“Am I Blocked?”

Starting in early November 2014, we took some additional measures to enforce the query limit on our free nameserver infrastructure of 100’000 queries per 24 hours per organisation. As a result, some people may get a “blocked” result in their spamfilter setup.

In SpamAssassin, this is shown by a “RCVD_IN_DNSWL_BLOCKED” rule in the spam report, and likely a link to https://wiki.apache.org/spamassassin/DnsBlocklists#dnsbl-block which is generic to all DNSxL with similar limits.

TL;DR

Get an rsync subscription if you are doing more than 100k queries per day yourself.

Why am I blocked?

In order to ensure free access to the vast majority of users, and in order to avoid overloading the often donated resources, many black- and whitelists have limits on how much the public infrastructure may be used. At dnswl.org, we set the limit at 100’000 queries per 24 hours. With the caching of DNS records, this equals about 300’000 to 500’000 emails.

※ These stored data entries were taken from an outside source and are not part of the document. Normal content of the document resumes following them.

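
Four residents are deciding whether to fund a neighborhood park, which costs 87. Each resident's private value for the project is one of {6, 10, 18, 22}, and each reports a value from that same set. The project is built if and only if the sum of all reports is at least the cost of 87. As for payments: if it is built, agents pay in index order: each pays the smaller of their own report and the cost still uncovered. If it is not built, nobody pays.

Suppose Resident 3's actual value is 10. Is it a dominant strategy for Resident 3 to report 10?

Check each profile of the others' reports and compare truth against every alternative report.
Others report (6, 6, 6): truth gives 0, best alternative gives 0.
Others report (6, 6, 10): truth gives 0, best alternative gives 0.
Others report (6, 6, 18): truth gives 0, best alternative gives 0.
Others report (6, 6, 22): truth gives 0, best alternative gives 0.
Others report (6, 10, 6): truth gives 0, best alternative gives 0.
Others report (6, 10, 10): truth gives 0, best alternative gives 0.
(Remaining 58 profiles checked similarly; truth is weakly best in each.)
In every case the truthful report is at least as good as any alternative, so it is a dominant strategy.

Yes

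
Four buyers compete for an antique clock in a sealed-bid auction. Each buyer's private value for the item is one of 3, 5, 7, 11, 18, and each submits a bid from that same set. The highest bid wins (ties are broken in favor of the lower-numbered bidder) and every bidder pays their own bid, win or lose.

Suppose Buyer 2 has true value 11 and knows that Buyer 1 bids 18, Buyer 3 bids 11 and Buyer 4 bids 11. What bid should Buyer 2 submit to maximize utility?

3

Bid 3: loses but pays 3, utility -3.
Bid 5: loses but pays 5, utility -5.
Bid 7: loses but pays 7, utility -7.
Bid 11: loses but pays 11, utility -11.
Bid 18: loses but pays 18, utility -18.
The best choice is 3 with utility -3.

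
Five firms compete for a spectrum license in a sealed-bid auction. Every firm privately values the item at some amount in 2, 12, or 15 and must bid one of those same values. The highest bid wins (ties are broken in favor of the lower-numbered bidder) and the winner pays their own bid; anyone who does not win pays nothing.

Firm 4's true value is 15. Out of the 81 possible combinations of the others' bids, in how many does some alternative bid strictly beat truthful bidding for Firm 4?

2

Others bid (2, 2, 2, 2): truth gives 0; bid 12 gives 3 > 0. Violating.
Others bid (2, 2, 2, 12): truth gives 0; bid 12 gives 3 > 0. Violating.
Others bid (2, 2, 2, 15): truth gives 0; no alternative beats it.
Others bid (2, 2, 12, 2): truth gives 0; no alternative beats it.
(Checking all 81 profiles: 2 have a profitable deviation, 79 do not.)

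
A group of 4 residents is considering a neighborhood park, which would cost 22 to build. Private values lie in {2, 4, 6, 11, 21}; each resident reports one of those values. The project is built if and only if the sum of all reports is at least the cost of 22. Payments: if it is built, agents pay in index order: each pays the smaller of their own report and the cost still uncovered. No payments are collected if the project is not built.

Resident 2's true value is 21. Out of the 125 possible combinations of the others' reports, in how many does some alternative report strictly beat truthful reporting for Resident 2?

Others report (2, 2, 11): truth gives 1; report 11 gives 10 > 1. Violating.
Others report (2, 2, 21): truth gives 1; report 2 gives 19 > 1. Violating.
Others report (2, 4, 6): truth gives 1; report 11 gives 10 > 1. Violating.
Others report (2, 4, 11): truth gives 1; report 6 gives 15 > 1. Violating.
Others report (2, 2, 2): truth gives 1; no alternative beats it.
Others report (2, 2, 4): truth gives 1; no alternative beats it.
(Checking all 125 profiles: 89 have a profitable deviation, 36 do not.)

89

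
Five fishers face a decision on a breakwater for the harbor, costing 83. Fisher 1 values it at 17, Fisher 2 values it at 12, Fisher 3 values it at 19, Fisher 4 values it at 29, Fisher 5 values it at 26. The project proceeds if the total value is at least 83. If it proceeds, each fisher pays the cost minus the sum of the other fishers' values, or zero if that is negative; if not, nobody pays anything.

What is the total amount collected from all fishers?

Total value 103 ≥ cost 83, so it is built.
Fisher 1: others sum to 86; max(0, 83 - 86) = 0.
Fisher 2: others sum to 91; max(0, 83 - 91) = 0.
Fisher 3: others sum to 84; max(0, 83 - 84) = 0.
Fisher 4: others sum to 74; max(0, 83 - 74) = 9.
Fisher 5: others sum to 77; max(0, 83 - 77) = 6.
Total collected = 0 + 0 + 0 + 9 + 6 = 15.

15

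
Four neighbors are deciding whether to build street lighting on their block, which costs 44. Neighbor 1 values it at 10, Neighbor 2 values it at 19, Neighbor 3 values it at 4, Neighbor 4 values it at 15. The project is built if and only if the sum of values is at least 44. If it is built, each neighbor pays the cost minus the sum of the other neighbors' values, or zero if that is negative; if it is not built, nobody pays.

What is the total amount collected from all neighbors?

Total value 48 ≥ cost 44, so it is built.
Neighbor 1: others sum to 38; max(0, 44 - 38) = 6.
Neighbor 2: others sum to 29; max(0, 44 - 29) = 15.
Neighbor 3: others sum to 44; max(0, 44 - 44) = 0.
Neighbor 4: others sum to 33; max(0, 44 - 33) = 11.
Total collected = 6 + 15 + 0 + 11 = 32.

32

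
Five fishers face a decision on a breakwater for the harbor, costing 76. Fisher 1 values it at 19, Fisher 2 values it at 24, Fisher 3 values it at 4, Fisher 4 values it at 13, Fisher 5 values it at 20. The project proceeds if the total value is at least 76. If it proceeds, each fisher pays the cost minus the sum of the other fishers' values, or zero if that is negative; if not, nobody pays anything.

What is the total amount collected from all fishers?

Total value 80 ≥ cost 76, so it is built.
Fisher 1: others sum to 61; max(0, 76 - 61) = 15.
Fisher 2: others sum to 56; max(0, 76 - 56) = 20.
Fisher 3: others sum to 76; max(0, 76 - 76) = 0.
Fisher 4: others sum to 67; max(0, 76 - 67) = 9.
Fisher 5: others sum to 60; max(0, 76 - 60) = 16.
Total collected = 15 + 20 + 0 + 9 + 16 = 60.

60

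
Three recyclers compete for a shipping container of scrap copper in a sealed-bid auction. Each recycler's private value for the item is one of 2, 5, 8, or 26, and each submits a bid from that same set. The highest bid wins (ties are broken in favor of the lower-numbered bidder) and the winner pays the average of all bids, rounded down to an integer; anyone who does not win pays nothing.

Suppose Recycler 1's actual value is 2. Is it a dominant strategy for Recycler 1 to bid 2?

Yes

Check each profile of the others' bids and compare truth against every alternative bid.
Others bid (5, 5): truth gives 0, best alternative gives -3.
Others bid (2, 5): truth gives 0, best alternative gives -2.
Others bid (5, 2): truth gives 0, best alternative gives -2.
Others bid (2, 2): truth gives 0, best alternative gives -1.
Others bid (2, 8): truth gives 0, best alternative gives 0.
Others bid (2, 26): truth gives 0, best alternative gives 0.
(Remaining 10 profiles checked similarly; truth is weakly best in each.)
In every case the truthful bid is at least as good as any alternative, so it is a dominant strategy.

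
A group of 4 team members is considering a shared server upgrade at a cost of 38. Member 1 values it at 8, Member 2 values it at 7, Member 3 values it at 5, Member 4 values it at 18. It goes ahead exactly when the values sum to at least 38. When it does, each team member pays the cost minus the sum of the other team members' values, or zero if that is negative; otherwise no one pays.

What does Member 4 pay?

Total value 38 ≥ cost 38, so the project is built.
The other team members' values sum to 20.
Cost minus that sum is 38 - 20 = 18.

18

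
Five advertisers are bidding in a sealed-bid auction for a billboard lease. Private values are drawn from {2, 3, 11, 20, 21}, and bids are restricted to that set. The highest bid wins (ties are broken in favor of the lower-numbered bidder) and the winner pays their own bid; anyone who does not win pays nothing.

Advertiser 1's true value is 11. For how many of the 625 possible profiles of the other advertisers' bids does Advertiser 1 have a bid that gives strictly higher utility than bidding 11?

Others bid (2, 2, 2, 2): truth gives 0; bid 2 gives 9 > 0. Violating.
Others bid (2, 2, 2, 3): truth gives 0; bid 3 gives 8 > 0. Violating.
Others bid (2, 2, 3, 2): truth gives 0; bid 3 gives 8 > 0. Violating.
Others bid (2, 2, 3, 3): truth gives 0; bid 3 gives 8 > 0. Violating.
Others bid (2, 2, 2, 11): truth gives 0; no alternative beats it.
Others bid (2, 2, 2, 20): truth gives 0; no alternative beats it.
(Checking all 625 profiles: 16 have a profitable deviation, 609 do not.)

16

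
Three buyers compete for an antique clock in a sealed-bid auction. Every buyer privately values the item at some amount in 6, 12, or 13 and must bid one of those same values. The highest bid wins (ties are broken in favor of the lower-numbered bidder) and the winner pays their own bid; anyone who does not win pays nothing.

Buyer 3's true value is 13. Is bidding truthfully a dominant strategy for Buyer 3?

Consider the case where Buyer 1 bids 6 and Buyer 2 bids 6.
Truthful bid 13: wins, pays 13, utility 13 - 13 = 0.
Bid 12 instead: wins, pays 12, utility 13 - 12 = 1.
Since 1 > 0, bidding 12 is strictly better here, so truthful bidding is not dominant.

No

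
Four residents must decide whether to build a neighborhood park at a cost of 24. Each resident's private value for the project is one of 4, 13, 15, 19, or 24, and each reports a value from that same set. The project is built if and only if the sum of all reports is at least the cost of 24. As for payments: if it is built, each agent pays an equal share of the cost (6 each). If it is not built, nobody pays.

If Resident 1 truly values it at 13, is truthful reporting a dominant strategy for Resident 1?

Yes

Check each profile of the others' reports and compare truth against every alternative report.
Others report (4, 4, 4): truth gives 7, best alternative gives 7.
Others report (4, 4, 13): truth gives 7, best alternative gives 7.
Others report (4, 4, 15): truth gives 7, best alternative gives 7.
Others report (4, 4, 19): truth gives 7, best alternative gives 7.
Others report (4, 4, 24): truth gives 7, best alternative gives 7.
Others report (4, 13, 4): truth gives 7, best alternative gives 7.
(Remaining 119 profiles checked similarly; truth is weakly best in each.)
In every case the truthful report is at least as good as any alternative, so it is a dominant strategy.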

Why has this suddenly changed?

We do not have a strict enforcement which would block a query source immediately once it passes 100’000 queries. There is usually a relatively lax enforcement, and when feasible we try to contact the operator before we block it. However, this is often difficult since there is no identification needed to use the services.

Also, some users are using a shared, third-party nameserver. This is fine as long as all the users of such a nameserver combined stay below 100’000 queries. As soon as a user joins such a nameserver with a different useage pattern or overall higher volume, it may consistently bypass the 100’000 mark and may thus become blocked some time in the future.

Starting in early November 2014, we got more coverage of logs from our various public nameserver mirrors, so we now see (some heavy) users which had gone unnoticed before.

What do I do now?

First, find out what is actually being blocked:

  • If you are using a shared nameserver (eg Google’s 8.8.8.8/8.8.4.4), they are likely blocked.
  • If you are using a local nameserver, see whether it’s configured to do full name resolution, or if it simply forwards queries to a shared nameserver which is then blocked.

The easiest way to find out if a particular nameserver is blocked is by asking:

$ dig -t txt amiblocked.dnswl.org

This should return (among other lines, omitted here for clarity):

;; ANSWER SECTION:
amiblocked.dnswl.org. 86347 IN TXT "no"
;; Query time: 36 msec
;; SERVER: 10.0.1.1#53(10.0.1.1)

The “ANSWER SECTION” should return either “no” or “yes”, and the “SERVER” line indicates which nameserver provided this answer. Be sure to run this on the box(es) where your spamfilter resides, and if possible using the same user account as used for the spamfilter.

If you are legitimately doing more than 100’000 queries per 24 hours, you must get a subscription to download the rsync file for local useage. If you can not afford a subscription, and / or if you are active in the email or the anti-spam community, please contact admins@dnswl.org for a “community” subscription.

OK, so I’ll evade the block!

We can’t stop this from happening. But we will eventually detect those playing games,  eg those moving nameserver IPs around. Our goal is not to chase, our goal is to keep the infrastructure – part of which is donated – free to use for the vast majority of users.

But using a shared nameserver improves caching!

In theory, this is correct. In the real world, there will always be free-riders who hide behind such shared nameservers.